Recently, I have had some serious family issues come up. I always have family issues because my family is severely dysfunctional all of the time and downright abusive a lot of the time. During the past month, things have been coming up a lot with them. At some point, I will have to deal with it all but right now, I don’t have the extra energy it will require. In the meantime, it is taking an emotional toll and making my regular every-day activities harder to perform. Therefore, I have had to apologize to quite a few people recently for flaking out on them. When I offer an explanation of the current problems I am trying to deal with, they inevitably try to give me advice on how to deal with the situation.

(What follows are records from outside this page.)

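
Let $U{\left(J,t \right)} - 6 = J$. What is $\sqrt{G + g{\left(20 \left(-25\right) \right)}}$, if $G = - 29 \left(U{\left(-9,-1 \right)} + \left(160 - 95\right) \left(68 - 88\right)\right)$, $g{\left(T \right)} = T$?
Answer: $3 \sqrt{4143} \approx 193.1$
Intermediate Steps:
$U{\left(J,t \right)} = 6 + J$
$G = 37787$ ($G = - 29 \left(\left(6 - 9\right) + \left(160 - 95\right) \left(68 - 88\right)\right) = - 29 \left(-3 + 65 \left(-20\right)\right) = - 29 \left(-3 - 1300\right) = \left(-29\right) \left(-1303\right) = 37787$)
$\sqrt{G + g{\left(20 \left(-25\right) \right)}} = \sqrt{37787 + 20 \left(-25\right)} = \sqrt{37787 - 500} = \sqrt{37287} = 3 \sqrt{4143}$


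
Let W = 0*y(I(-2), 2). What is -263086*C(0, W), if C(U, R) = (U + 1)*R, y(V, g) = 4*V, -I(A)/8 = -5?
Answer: 0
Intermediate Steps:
I(A) = 40 (I(A) = -8*(-5) = 40)
W = 0 (W = 0*(4*40) = 0*160 = 0)
C(U, R) = R*(1 + U) (C(U, R) = (1 + U)*R = R*(1 + U))
-263086*C(0, W) = -0*(1 + 0) = -0 = -263086*0 = 0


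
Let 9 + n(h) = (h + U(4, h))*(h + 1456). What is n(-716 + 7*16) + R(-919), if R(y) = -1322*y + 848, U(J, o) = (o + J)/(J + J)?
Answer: 637249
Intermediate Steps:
U(J, o) = (J + o)/(2*J) (U(J, o) = (J + o)/((2*J)) = (J + o)*(1/(2*J)) = (J + o)/(2*J))
R(y) = 848 - 1322*y
n(h) = -9 + (1/2 + 9*h/8)*(1456 + h) (n(h) = -9 + (h + (1/2)*(4 + h)/4)*(h + 1456) = -9 + (h + (1/2)*(1/4)*(4 + h))*(1456 + h) = -9 + (h + (1/2 + h/8))*(1456 + h) = -9 + (1/2 + 9*h/8)*(1456 + h))
n(-716 + 7*16) + R(-919) = (719 + 9*(-716 + 7*16)**2/8 + 3277*(-716 + 7*16)/2) + (848 - 1322*(-919)) = (719 + 9*(-716 + 112)**2/8 + 3277*(-716 + 112)/2) + (848 + 1214918) = (719 + (9/8)*(-604)**2 + (3277/2)*(-604)) + 1215766 = (719 + (9/8)*364816 - 989654) + 1215766 = (719 + 410418 - 989654) + 1215766 = -578517 + 1215766 = 637249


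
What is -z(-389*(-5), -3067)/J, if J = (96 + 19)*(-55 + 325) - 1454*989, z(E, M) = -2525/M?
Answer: 2525/4315134052 ≈ 5.8515e-7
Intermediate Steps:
J = -1406956 (J = 115*270 - 1438006 = 31050 - 1438006 = -1406956)
-z(-389*(-5), -3067)/J = -(-2525/(-3067))/(-1406956) = -(-2525*(-1/3067))*(-1)/1406956 = -2525*(-1)/(3067*1406956) = -1*(-2525/4315134052) = 2525/4315134052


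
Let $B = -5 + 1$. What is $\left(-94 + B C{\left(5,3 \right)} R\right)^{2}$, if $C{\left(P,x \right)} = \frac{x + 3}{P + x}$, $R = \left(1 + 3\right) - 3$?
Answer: $9409$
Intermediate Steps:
$B = -4$
$R = 1$ ($R = 4 - 3 = 1$)
$C{\left(P,x \right)} = \frac{3 + x}{P + x}$
$\left(-94 + B C{\left(5,3 \right)} R\right)^{2} = \left(-94 + - 4 \frac{3 + 3}{5 + 3} \cdot 1\right)^{2} = \left(-94 + - 4 \cdot \frac{1}{8} \cdot 6 \cdot 1\right)^{2} = \left(-94 + \left(-4\right) \frac{3}{4} \cdot 1\right)^{2} = \left(-94 - 3\right)^{2} = \left(-97\right)^{2} = 9409$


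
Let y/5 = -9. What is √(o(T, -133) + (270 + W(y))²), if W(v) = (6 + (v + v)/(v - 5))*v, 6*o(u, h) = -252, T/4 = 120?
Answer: √6519 ≈ 80.740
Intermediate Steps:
T = 480 (T = 4*120 = 480)
o(u, h) = -42 (o(u, h) = (⅙)*(-252) = -42)
y = -45 (y = 5*(-9) = -45)
W(v) = v*(6 + 2*v/(-5 + v)) (W(v) = (6 + (2*v)/(-5 + v))*v = (6 + 2*v/(-5 + v))*v = v*(6 + 2*v/(-5 + v)))
√(o(T, -133) + (270 + W(y))²) = √(-42 + (270 + 2*(-45)*(-15 + 4*(-45))/(-5 - 45))²) = √(-42 + (270 + 2*(-45)*(-15 - 180)/(-50))²) = √(-42 + (270 + 2*(-45)*(-1/50)*(-195))²) = √(-42 + (270 - 351)²) = √(-42 + (-81)²) = √(-42 + 6561) = √6519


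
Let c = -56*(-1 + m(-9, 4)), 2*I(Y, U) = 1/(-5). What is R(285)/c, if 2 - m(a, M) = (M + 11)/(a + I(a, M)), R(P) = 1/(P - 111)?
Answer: -13/335472 ≈ -3.8751e-5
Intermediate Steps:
I(Y, U) = -1/10 (I(Y, U) = (1/2)/(-5) = (1/2)*(-1/5) = -1/10)
R(P) = 1/(-111 + P)
m(a, M) = 2 - (11 + M)/(-1/10 + a) (m(a, M) = 2 - (M + 11)/(a - 1/10) = 2 - (11 + M)/(-1/10 + a))
c = -1928/13 (c = -56*(-1 + 2*(-56 - 5*4 + 10*(-9))/(-1 + 10*(-9))) = -56*(-1 + 2*(-56 - 20 - 90)/(-1 - 90)) = -56*(-1 + 2*(-166)/(-91)) = -56*(-1 + 2*(-1/91)*(-166)) = -56*(-1 + 332/91) = -56*241/91 = -1928/13 ≈ -148.31)
R(285)/c = 1/((-111 + 285)*(-1928/13)) = -13/1928/174 = (1/174)*(-13/1928) = -13/335472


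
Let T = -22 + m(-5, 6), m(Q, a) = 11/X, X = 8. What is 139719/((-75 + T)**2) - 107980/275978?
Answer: 23574579374/1583423775 ≈ 14.888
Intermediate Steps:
m(Q, a) = 11/8
T = -165/8 (T = -22 + 11/8 = -165/8 ≈ -20.625)
139719/((-75 + T)**2) - 107980/275978 = 139719/((-75 - 165/8)**2) - 107980/275978 = 139719/((-765/8)**2) - 107980*1/275978 = 139719/(585225/64) - 53990/137989 = 139719*(64/585225) - 53990/137989 = 2980672/195075 - 53990/137989 = 23574579374/1583423775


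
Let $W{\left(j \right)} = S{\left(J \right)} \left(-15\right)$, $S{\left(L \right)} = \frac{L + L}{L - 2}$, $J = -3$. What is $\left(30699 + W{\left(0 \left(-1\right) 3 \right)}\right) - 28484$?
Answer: $2197$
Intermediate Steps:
$S{\left(L \right)} = \frac{2 L}{-2 + L}$
$W{\left(j \right)} = -18$ ($W{\left(j \right)} = 2 \left(-3\right) \frac{1}{-2 - 3} \left(-15\right) = 2 \left(-3\right) \frac{1}{-5} \left(-15\right) = 2 \left(-3\right) \left(- \frac{1}{5}\right) \left(-15\right) = \frac{6}{5} \left(-15\right) = -18$)
$\left(30699 + W{\left(0 \left(-1\right) 3 \right)}\right) - 28484 = \left(30699 - 18\right) - 28484 = 30681 - 28484 = 2197$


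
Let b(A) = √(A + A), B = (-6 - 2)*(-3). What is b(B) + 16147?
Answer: 16147 + 4*√3 ≈ 16154.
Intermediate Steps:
B = 24 (B = -8*(-3) = 24)
b(A) = √2*√A (b(A) = √(2*A) = √2*√A)
b(B) + 16147 = √2*√24 + 16147 = √2*(2*√6) + 16147 = 4*√3 + 16147 = 16147 + 4*√3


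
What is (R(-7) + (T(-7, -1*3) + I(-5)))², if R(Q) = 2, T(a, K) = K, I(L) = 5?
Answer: 16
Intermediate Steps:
(R(-7) + (T(-7, -1*3) + I(-5)))² = (2 + (-1*3 + 5))² = (2 + (-3 + 5))² = (2 + 2)² = 4² = 16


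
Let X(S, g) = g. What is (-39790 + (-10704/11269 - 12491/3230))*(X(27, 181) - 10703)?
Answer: 7620486804665039/18199435 ≈ 4.1872e+8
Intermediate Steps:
(-39790 + (-10704/11269 - 12491/3230))*(X(27, 181) - 10703) = (-39790 + (-10704/11269 - 12491/3230))*(181 - 10703) = (-39790 + (-10704*1/11269 - 12491*1/3230))*(-10522) = (-39790 + (-10704/11269 - 12491/3230))*(-10522) = (-39790 - 175334999/36398870)*(-10522) = -1448486372299/36398870*(-10522) = 7620486804665039/18199435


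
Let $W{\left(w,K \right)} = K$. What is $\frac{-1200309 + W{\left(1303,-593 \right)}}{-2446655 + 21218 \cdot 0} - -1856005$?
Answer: $\frac{4541005114177}{2446655} \approx 1.856 \cdot 10^{6}$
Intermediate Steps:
$\frac{-1200309 + W{\left(1303,-593 \right)}}{-2446655 + 21218 \cdot 0} - -1856005 = \frac{-1200309 - 593}{-2446655 + 21218 \cdot 0} - -1856005 = - \frac{1200902}{-2446655 + 0} + 1856005 = - \frac{1200902}{-2446655} + 1856005 = \left(-1200902\right) \left(- \frac{1}{2446655}\right) + 1856005 = \frac{1200902}{2446655} + 1856005 = \frac{4541005114177}{2446655}$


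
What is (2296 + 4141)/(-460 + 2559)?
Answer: 6437/2099 ≈ 3.0667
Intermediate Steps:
(2296 + 4141)/(-460 + 2559) = 6437/2099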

Frequently, when we give advice, we fail to see the intimate nature of the issue. Additionally, most issues people find themselves dealing with are complex. There are no simple solutions. For example, I am working on a project for a client that is now five days late. I told him I am having family issues and he asked for more details. I told him that my mother is telling lies about me that make me look bad. This is an extremely simplified version of the situation. Yet, he now feels he knows enough to offer me advice. He says I should go to see my mother as soon as possible, let her know how much I love her and everything will be fine again. As if.
It amazes me how everyone tries to offer such simple solutions to me. It also amazes me that they try to tell me it is no big deal and I shouldn’t let it bother me. Well, then, what is a big deal? What should I let bother me?
As I contemplate this, I begin to wonder if it is possible that most people just have not encountered a person as crazy as my mother. Maybe everyone just thinks it’s so simple because they were not raised surrounded by insane people. This is very difficult for me to understand. My upbringing and the key, influential people in my childhood have led me to believe that most of the population is dysfunctional. Before, I assumed that if people were offering simple solutions it was because they were dysfunctional themselves and were uncomfortable confronting dysfunctionality in others. I still think this is probably true in a lot of cases. But I’m also beginning to see that maybe they haven’t ever had a close relationship with a truly crazy person and therefore have absolutely no idea what I’m up against. Shockingly, they may actually think the simple solutions they are offering me will prove successful.
I spent almost every single day of the first nineteen years of my life with my mother. I know crazy very well. It colors my perception of the world. So, I find it hard to believe that dysfunctional people are not the norm. And since I cannot yet discern between dysfunctional people and people who just haven’t experienced crazy, I think I will err on the side of caution and continue to consider everyone dysfunctional, including myself.